I will never, ever forget the picture I saw of a man falling headfirst from the WTC tower. I am SO ANGRY that a fellow citizen was forced to die like that. Not here. Not in MY COUNTRY.


----------



## TbonedaddysGLX (Mar 1, 2002)

*Re: i'll never forget... (Rabbit)*

does anyone have the thread from last year, i hadn't found the vortex yet(bought the car this past Feb) and would like to read it


----------



## ASurroca (Sep 3, 2001)

*Re: i'll never forget... (TbonedaddysGLX)*

Yeah, is that thread archived somewhere since N&P forum was deleted?
Otherwise, Rabbit, had you perchanse saved the thread on your computer, or did you simply print it directly. I really would like to re-read that thread.


----------



## Rabbit (Mar 5, 1999)

*Re: i'll never forget... (ASurroca)*

Unfortunately I printed it directly and didnt print to a file.

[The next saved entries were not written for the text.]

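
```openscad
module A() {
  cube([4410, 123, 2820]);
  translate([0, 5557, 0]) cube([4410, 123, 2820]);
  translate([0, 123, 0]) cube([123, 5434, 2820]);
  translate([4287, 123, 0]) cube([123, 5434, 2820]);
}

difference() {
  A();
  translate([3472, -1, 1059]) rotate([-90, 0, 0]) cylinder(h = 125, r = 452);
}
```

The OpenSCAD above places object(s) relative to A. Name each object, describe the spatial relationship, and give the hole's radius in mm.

A is a house frame. The house frame has a circular hole through its front wall. The hole's radius is 452 mm.

The subtracted cylinder has r = 452 mm.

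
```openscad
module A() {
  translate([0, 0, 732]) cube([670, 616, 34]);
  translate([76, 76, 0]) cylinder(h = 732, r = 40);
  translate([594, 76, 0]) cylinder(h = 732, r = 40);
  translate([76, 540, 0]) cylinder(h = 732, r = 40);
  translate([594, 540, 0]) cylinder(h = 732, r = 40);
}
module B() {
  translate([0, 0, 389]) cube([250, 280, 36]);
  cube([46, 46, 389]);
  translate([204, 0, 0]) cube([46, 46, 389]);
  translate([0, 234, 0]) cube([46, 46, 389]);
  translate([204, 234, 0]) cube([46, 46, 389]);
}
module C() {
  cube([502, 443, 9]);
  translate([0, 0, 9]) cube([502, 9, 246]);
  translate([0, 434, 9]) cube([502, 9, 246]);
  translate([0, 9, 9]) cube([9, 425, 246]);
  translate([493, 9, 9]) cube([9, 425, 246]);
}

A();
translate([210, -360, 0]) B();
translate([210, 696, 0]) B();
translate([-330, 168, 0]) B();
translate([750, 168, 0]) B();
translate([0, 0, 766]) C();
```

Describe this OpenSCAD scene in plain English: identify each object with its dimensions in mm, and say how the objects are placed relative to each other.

A is a table with a 670×616 mm rectangular top, 34 mm thick, top surface at z = 766 mm, supported by four round legs of 80 mm diameter, each leg's bounding box inset 36 mm from the nearest pair of top edges, running from the floor.

B is a simple wooden stool: a rectangular seat 250 mm (x) by 280 mm (y), 36 mm thick, top face at z = 425 mm, on four square legs, each 46×46 mm in cross-section. The legs rest on z = 0, each flush with a corner of the seat.

C is an open-topped rectangular box: outside dimensions 502×443×255 mm, with a uniform wall and base thickness of 9 mm. The base is a full 502×443 slab on the floor; four walls sit on top of the base. The front and back walls (the −y and +y sides) span the full width; the two side walls fit between them.

Four stools sit around the table at the −y, +y, −x, +x sides. The open box is on top of the table.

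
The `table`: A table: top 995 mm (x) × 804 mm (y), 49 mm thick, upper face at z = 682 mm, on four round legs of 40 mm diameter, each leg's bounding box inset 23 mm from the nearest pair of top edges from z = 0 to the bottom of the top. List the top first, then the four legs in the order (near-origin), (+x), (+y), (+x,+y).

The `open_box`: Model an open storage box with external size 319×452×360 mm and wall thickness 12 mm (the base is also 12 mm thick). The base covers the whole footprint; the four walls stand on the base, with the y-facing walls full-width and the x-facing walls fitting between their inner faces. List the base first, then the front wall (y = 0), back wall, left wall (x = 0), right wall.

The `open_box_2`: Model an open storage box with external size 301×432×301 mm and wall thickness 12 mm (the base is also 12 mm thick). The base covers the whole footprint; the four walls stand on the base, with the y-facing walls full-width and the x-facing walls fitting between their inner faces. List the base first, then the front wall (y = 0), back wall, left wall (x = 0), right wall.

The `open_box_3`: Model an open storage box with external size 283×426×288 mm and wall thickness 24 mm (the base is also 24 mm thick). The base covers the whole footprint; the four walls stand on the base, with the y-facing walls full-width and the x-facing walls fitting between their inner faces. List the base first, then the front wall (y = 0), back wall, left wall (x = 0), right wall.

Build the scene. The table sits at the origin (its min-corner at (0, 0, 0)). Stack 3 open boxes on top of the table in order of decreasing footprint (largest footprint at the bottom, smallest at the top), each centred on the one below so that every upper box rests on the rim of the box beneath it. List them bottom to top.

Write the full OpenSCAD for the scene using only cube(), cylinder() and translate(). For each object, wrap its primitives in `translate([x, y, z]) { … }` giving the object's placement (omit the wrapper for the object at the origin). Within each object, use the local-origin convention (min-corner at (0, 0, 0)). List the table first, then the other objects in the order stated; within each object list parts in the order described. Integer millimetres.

translate([0, 0, 633]) cube([995, 804, 49]);
translate([43, 43, 0]) cylinder(h = 633, r = 20);
translate([952, 43, 0]) cylinder(h = 633, r = 20);
translate([43, 761, 0]) cylinder(h = 633, r = 20);
translate([952, 761, 0]) cylinder(h = 633, r = 20);
translate([338, 176, 682]) {
  cube([319, 452, 12]);
  translate([0, 0, 12]) cube([319, 12, 348]);
  translate([0, 440, 12]) cube([319, 12, 348]);
  translate([0, 12, 12]) cube([12, 428, 348]);
  translate([307, 12, 12]) cube([12, 428, 348]);
}
translate([347, 186, 1042]) {
  cube([301, 432, 12]);
  translate([0, 0, 12]) cube([301, 12, 289]);
  translate([0, 420, 12]) cube([301, 12, 289]);
  translate([0, 12, 12]) cube([12, 408, 289]);
  translate([289, 12, 12]) cube([12, 408, 289]);
}
translate([356, 189, 1343]) {
  cube([283, 426, 24]);
  translate([0, 0, 24]) cube([283, 24, 264]);
  translate([0, 402, 24]) cube([283, 24, 264]);
  translate([0, 24, 24]) cube([24, 378, 264]);
  translate([259, 24, 24]) cube([24, 378, 264]);
}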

I did send an email about a week ago asking if the admins had an export of that particular thread (#98195 I think but I dont have the printout in front of me) but I never heard anything back...
I really is an intense read.....I am kicking myself for not saving it to a file.
-Dave


----------



## Hostile (Nov 18, 2001)

*Re: i'll never forget... (Rabbit)*

It can be scanned and OCR'd.


----------



## keith_r2 (Feb 7, 2002)

*Re: i'll never forget... (Hostile)*

Keep your heads up Guys, All of Englands thinking of you. http://****************.com/smile/emthup.gif

We got to see that 911 documentry last night here in England, The one filmed by the crew following that rookie Fireman around New York, Wow It kicks you in the teeth to see what really went on that day.








Keep them USA flags flying guys....


----------



## Rabbit (Mar 5, 1999)

*Re: i'll never forget... (Hostile)*

Hostile, I thought about it but the whole thing has to be almost a full ream of paper. It is just too big.
(thats why I printed it at work...







)
-Dave


----------